First released in August 2006 by Gallimard, the novel became a publishing success in France the following year, selling over two million copies. It has been translated into more than forty languages, and published in numerous countries outside France, including the United Kingdom (Gallic Books, London) and the United States (Europa Editions, New York), and has attracted critical praise.

CRITICAL REVIEWS
The Elegance of the Hedgehog was well received by critics. In the earliest known review, for the Italian newspaper La Repubblica, Maurizio Bono writes that "[t]he formula that made more than half a million readers in France fall in love with [The Elegance of the Hedgehog] has, among other ingredients: intelligent humor, fine sentiments, an excellent literary and philosophical backdrop, taste that is sophisticated but substantial" French magazine Ellereviewer Natalie Aspesi pronounced it one of "the most exhilarating and extraordinary novels in recent years". Aspesi, however, tagged the novel's title as "most curious and least appealing". Praising the novel in his review for The Guardian, Ian Samson wrote that "The Elegance of the Hedgehog aspires to be great and pretends to philosophy: it is, at least, charming." In an earlier review in the same paper, Groskop opined that the novel is a "profound but accessible book ... which elegantly treads the line between literary and commercial fiction". She added that "clever, informative and moving, it is essentially a crash course in philosophy interwoven with a platonic love story". A review in The Telegraph conjectured that "[i]f [the novel were] a piece of furniture, it would be an IKEA bestseller: popular, but not likely to be passed down the generations". A review in The Times Literary Supplement went further, calling the book "pretentious and cynical, with barely any story. It reads more like a tract than a novel, but lacks even a tract's certainty of purpose. The characters are problematic: most are puppets, and those that aren’t are stereotypes".

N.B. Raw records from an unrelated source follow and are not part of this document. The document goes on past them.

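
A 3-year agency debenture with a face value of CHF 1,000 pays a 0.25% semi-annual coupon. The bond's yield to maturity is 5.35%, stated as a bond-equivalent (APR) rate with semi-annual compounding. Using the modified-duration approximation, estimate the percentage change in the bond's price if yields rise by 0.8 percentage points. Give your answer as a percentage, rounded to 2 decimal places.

Periodic yield y = 0.02675. Modified duration first:
  t   CF        PV=CF/(1+0.02675)^t    t·PV
  1         1.25         1.2174         1.2174
  2         1.25         1.1857         2.3714
  3         1.25         1.1548         3.4645
  4         1.25         1.1247         4.4989
  5         1.25         1.0954         5.4772
  6     1,001.25       854.5830     5,127.4981
  Σ                    860.3612     5,144.5276
P = 860.3612; D_Mac = 5.97950 half-year periods = 2.98975 yrs; D_mod = 2.98975/(1+0.02675) = 2.91186 yrs.
ΔP/P ≈ -D_mod · Δy = -2.91186 × (+0.008) = -0.023295 = -2.3295%.

-2.33%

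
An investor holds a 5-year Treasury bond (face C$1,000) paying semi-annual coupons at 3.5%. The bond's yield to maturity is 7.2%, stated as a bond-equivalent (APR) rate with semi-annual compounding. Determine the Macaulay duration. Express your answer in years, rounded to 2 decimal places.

Periodic yield y = 0.036. Discount each cash flow and weight by its period:
  t   CF        PV=CF/(1+0.036)^t    t·PV
  1        17.50        16.8919        16.8919
  2        17.50        16.3049        32.6098
  3        17.50        15.7383        47.2150
  4        17.50        15.1914        60.7658
  5        17.50        14.6636        73.3178
  6        17.50        14.1540        84.9241
  7        17.50        13.6622        95.6352
  8        17.50        13.1874       105.4994
  9        17.50        12.7292       114.5626
  10    1,017.50       714.3925     7,143.9246
  Σ                    846.9154     7,775.3461
Price P = Σ PV = 846.9154.
Macaulay duration = Σ(t·PV) / P = 7,775.3461 / 846.9154 = 9.18078 half-year periods.
In years: 9.18078 / 2 = 4.59039 years.

4.59 years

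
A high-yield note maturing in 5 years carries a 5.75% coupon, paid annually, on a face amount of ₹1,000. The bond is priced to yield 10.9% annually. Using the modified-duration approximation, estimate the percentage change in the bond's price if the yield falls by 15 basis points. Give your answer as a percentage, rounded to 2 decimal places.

+0.60%

Periodic yield y = 0.109. Modified duration first:
  t   CF        PV=CF/(1+0.109)^t    t·PV
  1        57.50        51.8485        51.8485
  2        57.50        46.7525        93.5050
  3        57.50        42.1573       126.4720
  4        57.50        38.0138       152.0553
  5     1,057.50       630.4093     3,152.0467
  Σ                    809.1815     3,575.9276
P = 809.1815; D_Mac = 4.41919 yrs; D_mod = 4.41919/(1+0.109) = 3.98484 yrs.
ΔP/P ≈ -D_mod · Δy = -3.98484 × (-0.0015) = +0.005977 = +0.5977%.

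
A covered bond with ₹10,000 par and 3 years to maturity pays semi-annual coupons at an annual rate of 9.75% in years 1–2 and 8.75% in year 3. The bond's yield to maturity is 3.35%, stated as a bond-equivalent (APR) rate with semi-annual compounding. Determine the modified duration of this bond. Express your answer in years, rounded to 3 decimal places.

2.657 years

Periodic yield y = 0.01675. First find Macaulay duration:
  t   CF        PV=CF/(1+0.01675)^t    t·PV
  1       487.50       479.4689       479.4689
  2       487.50       471.5701       943.1402
  3       487.50       463.8014     1,391.4043
  4       487.50       456.1607     1,824.6429
  5       437.50       402.6309     2,013.1547
  6    10,437.50     9,447.3804    56,684.2823
  Σ                 11,721.0125    63,336.0933
P = 11,721.0125; Macaulay duration = 63,336.0933 / 11,721.0125 = 5.40364 half-year periods = 2.70182 years.
Modified duration = D_Mac / (1 + y) = 2.70182 / 1.01675 = 2.65731 years.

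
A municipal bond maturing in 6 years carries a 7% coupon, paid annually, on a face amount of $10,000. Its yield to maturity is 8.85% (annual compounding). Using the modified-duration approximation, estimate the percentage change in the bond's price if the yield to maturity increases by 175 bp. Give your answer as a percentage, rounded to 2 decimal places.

Periodic yield y = 0.0885. Modified duration first:
  t   CF        PV=CF/(1+0.0885)^t    t·PV
  1       700.00       643.0868       643.0868
  2       700.00       590.8009     1,181.6019
  3       700.00       542.7661     1,628.2984
  4       700.00       498.6368     1,994.5471
  5       700.00       458.0953     2,290.4767
  6    10,700.00     6,432.9945    38,597.9668
  Σ                  9,166.3805    46,335.9776
P = 9,166.3805; D_Mac = 5.05499 yrs; D_mod = 5.05499/(1+0.0885) = 4.64400 yrs.
ΔP/P ≈ -D_mod · Δy = -4.64400 × (+0.0175) = -0.081270 = -8.1270%.

-8.13%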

Michael Dirda of The Washington Post complimented Barbery, saying, "Certainly, the intelligent Muriel Barbery has served readers well by giving us the gently satirical, exceptionally winning and inevitably bittersweet Elegance of the Hedgehog." Louise McCready of The New York Observer praised Anderson's translation of the novel as "smooth and accurate". Caryn James of The New York Times hailed the novel as "studied yet appealing commercial hit", adding that it "belongs to a distinct subgenre: the accessible book that flatters readers with its intellectual veneer".[7] Los Angeles Times' Susan Salter Reynolds wrote that "[The Elegance of the Hedgehog] is a high-wire performance; its characters teeter on the surreal edge of normalcy. Their efforts to conceal their true natures, the pressures of the solitary mind, make the book hum".

FILM ADAPTATION
The novel was adapted into a film The Hedgehog (Le hérisson) released in France in July 2009, starring Josiane Balasko as Renée Michel, Garance Le Guillermic as Paloma Josse, and Togo Igawa as Kakuro Ozu, with a score by Gabriel Yared. The rights for the film were bought by NeoClassics Film and it was released by the company in America on 19 August. Its reception at festivals was positive and it won the Filmfest DC 2011, the Best of Fest Palm Springs 2011, the Seattle International Film Festival 2010, and the 2010 Col-Coa Film Festival. Moira Macdonald of The Seattle Times called it "Whimsical and touching... Mona Achache's adaptation is wistful perfection". Stephen Holden of The New York Times said it "suggests a sort of Gallic Harold and Maude".